Kriege, Handelskriege über Zölle, die Stagnation der heimischen Wirtschaft spiegeln sich auch im Kunstmarkt. Die großen deutschen Auktionshäuser wie Grisebach in Berlin, Lempertz und Van Ham in Köln sowie Ketterer und Karl & Faber in München haben spürbar weniger im Angebot als noch vor einem Jahr. Statt fünf Kataloge für die Auktionen Ende Mai/Anfang Juni konnten sie jeweils nur noch zwei bis drei drucken. Ein Rückgang der Menge um ein Drittel und mehr wird auch zu einem entsprechenden Umsatzminus führen. Indes: Der Qualität an den Spitzen hat dies keinen Abbruch getan.

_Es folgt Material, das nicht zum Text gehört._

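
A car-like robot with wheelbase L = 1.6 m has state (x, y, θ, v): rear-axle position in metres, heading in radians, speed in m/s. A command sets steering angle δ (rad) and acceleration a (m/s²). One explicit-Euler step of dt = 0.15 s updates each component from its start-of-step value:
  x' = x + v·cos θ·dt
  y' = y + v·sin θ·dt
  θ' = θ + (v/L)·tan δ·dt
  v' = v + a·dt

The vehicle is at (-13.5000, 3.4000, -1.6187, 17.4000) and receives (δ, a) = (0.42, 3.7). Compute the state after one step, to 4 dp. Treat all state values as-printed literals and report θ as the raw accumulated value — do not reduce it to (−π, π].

(-13.6250, 0.7930, -0.8902, 17.9550)

x' = -13.5000 + 17.4000·cos(-1.6187)·0.15 = -13.6250
y' = 3.4000 + 17.4000·sin(-1.6187)·0.15 = 0.7930
θ' = -1.6187 + (17.4000/1.6)·tan(0.42)·0.15 = -0.8902
v' = 17.4000 + 3.7000·0.15 = 17.9550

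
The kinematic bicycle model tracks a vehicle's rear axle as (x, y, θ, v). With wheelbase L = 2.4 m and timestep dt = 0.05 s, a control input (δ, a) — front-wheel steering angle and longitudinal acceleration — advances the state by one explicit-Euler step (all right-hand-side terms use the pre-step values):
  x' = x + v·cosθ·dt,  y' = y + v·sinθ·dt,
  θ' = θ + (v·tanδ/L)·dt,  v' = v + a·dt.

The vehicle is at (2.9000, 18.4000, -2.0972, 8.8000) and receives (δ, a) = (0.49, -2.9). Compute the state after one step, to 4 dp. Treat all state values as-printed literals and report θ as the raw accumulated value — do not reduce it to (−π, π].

(2.6789, 18.0196, -1.9994, 8.6550)

x' = 2.9000 + 8.8000·cos(-2.0972)·0.05 = 2.6789
y' = 18.4000 + 8.8000·sin(-2.0972)·0.05 = 18.0196
θ' = -2.0972 + (8.8000/2.4)·tan(0.49)·0.05 = -1.9994
v' = 8.8000 − 2.9000·0.05 = 8.6550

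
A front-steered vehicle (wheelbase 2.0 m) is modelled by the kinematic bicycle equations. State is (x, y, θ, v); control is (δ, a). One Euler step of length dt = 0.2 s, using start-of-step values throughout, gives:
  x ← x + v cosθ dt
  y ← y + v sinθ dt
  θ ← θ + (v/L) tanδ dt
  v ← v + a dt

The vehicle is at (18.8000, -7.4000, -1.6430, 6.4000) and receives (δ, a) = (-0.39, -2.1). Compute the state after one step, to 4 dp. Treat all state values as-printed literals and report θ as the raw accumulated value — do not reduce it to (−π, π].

x' = 18.8000 + 6.4000·cos(-1.6430)·0.2 = 18.7077
y' = -7.4000 + 6.4000·sin(-1.6430)·0.2 = -8.6767
θ' = -1.6430 + (6.4000/2.0)·tan(-0.39)·0.2 = -1.9061
v' = 6.4000 − 2.1000·0.2 = 5.9800

(18.7077, -8.6767, -1.9061, 5.9800)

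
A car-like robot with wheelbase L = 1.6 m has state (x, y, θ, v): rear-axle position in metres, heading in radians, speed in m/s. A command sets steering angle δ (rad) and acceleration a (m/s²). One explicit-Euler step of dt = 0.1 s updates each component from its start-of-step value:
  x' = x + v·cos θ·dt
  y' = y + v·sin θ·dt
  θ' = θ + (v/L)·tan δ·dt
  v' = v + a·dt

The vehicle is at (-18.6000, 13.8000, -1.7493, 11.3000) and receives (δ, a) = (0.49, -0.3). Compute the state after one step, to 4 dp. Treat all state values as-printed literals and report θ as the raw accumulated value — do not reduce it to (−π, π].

x' = -18.6000 + 11.3000·cos(-1.7493)·0.1 = -18.8006
y' = 13.8000 + 11.3000·sin(-1.7493)·0.1 = 12.6880
θ' = -1.7493 + (11.3000/1.6)·tan(0.49)·0.1 = -1.3726
v' = 11.3000 − 0.3000·0.1 = 11.2700

(-18.8006, 12.6880, -1.3726, 11.2700)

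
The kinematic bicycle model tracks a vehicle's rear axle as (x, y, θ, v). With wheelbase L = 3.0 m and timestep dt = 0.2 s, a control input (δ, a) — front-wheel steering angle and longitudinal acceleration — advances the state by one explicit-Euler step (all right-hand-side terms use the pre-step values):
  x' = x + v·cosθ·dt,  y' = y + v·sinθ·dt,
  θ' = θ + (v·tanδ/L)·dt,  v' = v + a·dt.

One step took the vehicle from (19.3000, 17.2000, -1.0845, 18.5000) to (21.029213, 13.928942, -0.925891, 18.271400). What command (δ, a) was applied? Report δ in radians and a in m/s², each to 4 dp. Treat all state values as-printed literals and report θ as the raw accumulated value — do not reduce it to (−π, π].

δ = 0.1279, a = -1.1430

a = (v'−v)/dt = (-0.228600)/0.2 = -1.1430
Δθ = θ'−θ = 0.158609;  (v·dt/L) = 18.5000·0.2/3.0 = 1.233333
tan δ = Δθ·L/(v·dt) = 0.128602  →  δ = 0.1279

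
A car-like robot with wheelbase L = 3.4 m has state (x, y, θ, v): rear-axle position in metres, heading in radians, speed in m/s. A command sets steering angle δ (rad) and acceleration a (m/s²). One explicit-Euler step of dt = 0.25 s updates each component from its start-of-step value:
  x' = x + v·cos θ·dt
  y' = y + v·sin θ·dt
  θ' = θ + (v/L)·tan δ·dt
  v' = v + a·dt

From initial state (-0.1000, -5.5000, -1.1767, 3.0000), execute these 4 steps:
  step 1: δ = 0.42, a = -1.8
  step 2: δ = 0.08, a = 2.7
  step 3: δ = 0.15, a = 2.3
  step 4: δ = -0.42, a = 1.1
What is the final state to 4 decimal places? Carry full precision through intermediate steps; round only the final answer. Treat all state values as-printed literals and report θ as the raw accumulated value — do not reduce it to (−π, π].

after step 1 (δ=0.42, a=-1.8): (0.187980, -6.192508, -1.078191, 2.550000)
after step 2 (δ=0.08, a=2.7): (0.489469, -6.754212, -1.063159, 3.225000)
after step 3 (δ=0.15, a=2.3): (0.881398, -7.458790, -1.027320, 3.800000)
after step 4 (δ=-0.42, a=1.1): (1.372656, -8.271911, -1.152098, 4.075000)

(1.3727, -8.2719, -1.1521, 4.0750)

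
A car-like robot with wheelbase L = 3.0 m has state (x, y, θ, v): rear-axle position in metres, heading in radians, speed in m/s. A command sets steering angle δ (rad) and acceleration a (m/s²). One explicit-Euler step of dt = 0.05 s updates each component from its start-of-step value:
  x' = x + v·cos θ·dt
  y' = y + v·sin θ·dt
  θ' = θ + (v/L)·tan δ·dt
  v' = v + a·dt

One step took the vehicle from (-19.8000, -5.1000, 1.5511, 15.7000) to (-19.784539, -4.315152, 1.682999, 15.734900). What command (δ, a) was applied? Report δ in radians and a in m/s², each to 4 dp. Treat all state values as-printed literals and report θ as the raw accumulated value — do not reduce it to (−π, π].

a = (v'−v)/dt = (0.034900)/0.05 = 0.6980
Δθ = θ'−θ = 0.131899;  (v·dt/L) = 15.7000·0.05/3.0 = 0.261667
tan δ = Δθ·L/(v·dt) = 0.504073  →  δ = 0.4669

δ = 0.4669, a = 0.6980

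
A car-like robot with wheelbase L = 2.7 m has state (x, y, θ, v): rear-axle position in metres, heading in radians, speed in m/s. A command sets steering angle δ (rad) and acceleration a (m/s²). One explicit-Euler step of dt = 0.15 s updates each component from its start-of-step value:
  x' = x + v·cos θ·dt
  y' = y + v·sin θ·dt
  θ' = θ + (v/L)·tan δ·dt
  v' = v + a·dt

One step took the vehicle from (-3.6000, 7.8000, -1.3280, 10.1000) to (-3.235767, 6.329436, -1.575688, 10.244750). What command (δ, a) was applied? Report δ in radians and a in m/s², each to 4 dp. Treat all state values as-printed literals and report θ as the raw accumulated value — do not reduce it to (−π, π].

δ = -0.4157, a = 0.9650

a = (v'−v)/dt = (0.144750)/0.15 = 0.9650
Δθ = θ'−θ = -0.247688;  (v·dt/L) = 10.1000·0.15/2.7 = 0.561111
tan δ = Δθ·L/(v·dt) = -0.441424  →  δ = -0.4157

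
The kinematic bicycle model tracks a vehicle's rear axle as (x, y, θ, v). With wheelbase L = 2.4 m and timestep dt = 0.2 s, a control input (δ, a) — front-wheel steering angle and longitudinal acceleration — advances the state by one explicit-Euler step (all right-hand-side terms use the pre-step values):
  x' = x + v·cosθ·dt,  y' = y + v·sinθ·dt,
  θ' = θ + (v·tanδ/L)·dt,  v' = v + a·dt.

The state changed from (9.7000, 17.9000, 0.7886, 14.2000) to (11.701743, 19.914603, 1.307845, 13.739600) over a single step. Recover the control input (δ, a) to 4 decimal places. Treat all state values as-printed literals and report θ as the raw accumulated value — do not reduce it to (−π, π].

a = (v'−v)/dt = (-0.460400)/0.2 = -2.3020
Δθ = θ'−θ = 0.519245;  (v·dt/L) = 14.2000·0.2/2.4 = 1.183333
tan δ = Δθ·L/(v·dt) = 0.438799  →  δ = 0.4135

δ = 0.4135, a = -2.3020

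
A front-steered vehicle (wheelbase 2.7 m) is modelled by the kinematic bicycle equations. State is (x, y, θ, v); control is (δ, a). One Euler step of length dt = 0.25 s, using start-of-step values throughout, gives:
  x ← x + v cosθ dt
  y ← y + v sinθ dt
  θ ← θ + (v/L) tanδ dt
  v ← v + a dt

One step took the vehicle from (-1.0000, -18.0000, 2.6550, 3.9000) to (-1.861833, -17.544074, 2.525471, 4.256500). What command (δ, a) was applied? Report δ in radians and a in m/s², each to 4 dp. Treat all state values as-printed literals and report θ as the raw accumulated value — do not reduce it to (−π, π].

δ = -0.3444, a = 1.4260

a = (v'−v)/dt = (0.356500)/0.25 = 1.4260
Δθ = θ'−θ = -0.129529;  (v·dt/L) = 3.9000·0.25/2.7 = 0.361111
tan δ = Δθ·L/(v·dt) = -0.358696  →  δ = -0.3444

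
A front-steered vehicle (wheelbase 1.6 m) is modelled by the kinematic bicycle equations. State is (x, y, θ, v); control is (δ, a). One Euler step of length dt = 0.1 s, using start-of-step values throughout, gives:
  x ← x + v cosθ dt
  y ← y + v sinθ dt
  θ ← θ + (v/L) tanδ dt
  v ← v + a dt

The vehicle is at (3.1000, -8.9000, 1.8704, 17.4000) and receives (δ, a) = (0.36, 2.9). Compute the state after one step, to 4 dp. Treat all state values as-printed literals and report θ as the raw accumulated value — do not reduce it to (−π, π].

(2.5865, -7.2375, 2.2797, 17.6900)

x' = 3.1000 + 17.4000·cos(1.8704)·0.1 = 2.5865
y' = -8.9000 + 17.4000·sin(1.8704)·0.1 = -7.2375
θ' = 1.8704 + (17.4000/1.6)·tan(0.36)·0.1 = 2.2797
v' = 17.4000 + 2.9000·0.1 = 17.6900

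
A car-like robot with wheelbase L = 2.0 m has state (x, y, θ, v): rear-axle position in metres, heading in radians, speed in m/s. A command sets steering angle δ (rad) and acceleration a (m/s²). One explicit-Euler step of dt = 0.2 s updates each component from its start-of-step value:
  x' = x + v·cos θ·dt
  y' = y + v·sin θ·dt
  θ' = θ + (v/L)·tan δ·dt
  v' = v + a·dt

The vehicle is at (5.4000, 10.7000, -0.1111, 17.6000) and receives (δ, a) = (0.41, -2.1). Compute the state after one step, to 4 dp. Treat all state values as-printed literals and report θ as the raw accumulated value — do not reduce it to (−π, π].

(8.8983, 10.3097, 0.6539, 17.1800)

x' = 5.4000 + 17.6000·cos(-0.1111)·0.2 = 8.8983
y' = 10.7000 + 17.6000·sin(-0.1111)·0.2 = 10.3097
θ' = -0.1111 + (17.6000/2.0)·tan(0.41)·0.2 = 0.6539
v' = 17.6000 − 2.1000·0.2 = 17.1800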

Robert Ketterer, Chef des erfolgreichsten Kunstauktionshauses in Deutschland, analysiert die Lage als interessant, weil sich die Objekte, die zur Auktion kommen, nach wie vor sehr gut verkaufen. „Die Kunst ist nach wie vor eine Anlageklasse höchster Güte. Man sieht es in den Auktionen in Hongkong, New York, London und Paris, die stattgefunden haben. Andererseits sieht man auch, dass die Anbieter sich ungern von hochwertigen Objekten trennen. Genau das ist unser Problem. Die Objekte zu finden, die heute auch wirklich gesucht sind.“
Die Preise liegen oft über den Schätzungen
Wenn hochkarätige Sammlungen in den Handel kommen, wie kürzlich in Paris die Sammlung des Ex-Daimler-Chefs Edzard Reuter oder 2024 bei Ketterer die der Krupp-Legende Berthold Beitz, dann gehen die Preise zuverlässig deutlich über die Schätzungen. In Köln trennt sich gerade die Bayer AG von ihrer Firmensammlung.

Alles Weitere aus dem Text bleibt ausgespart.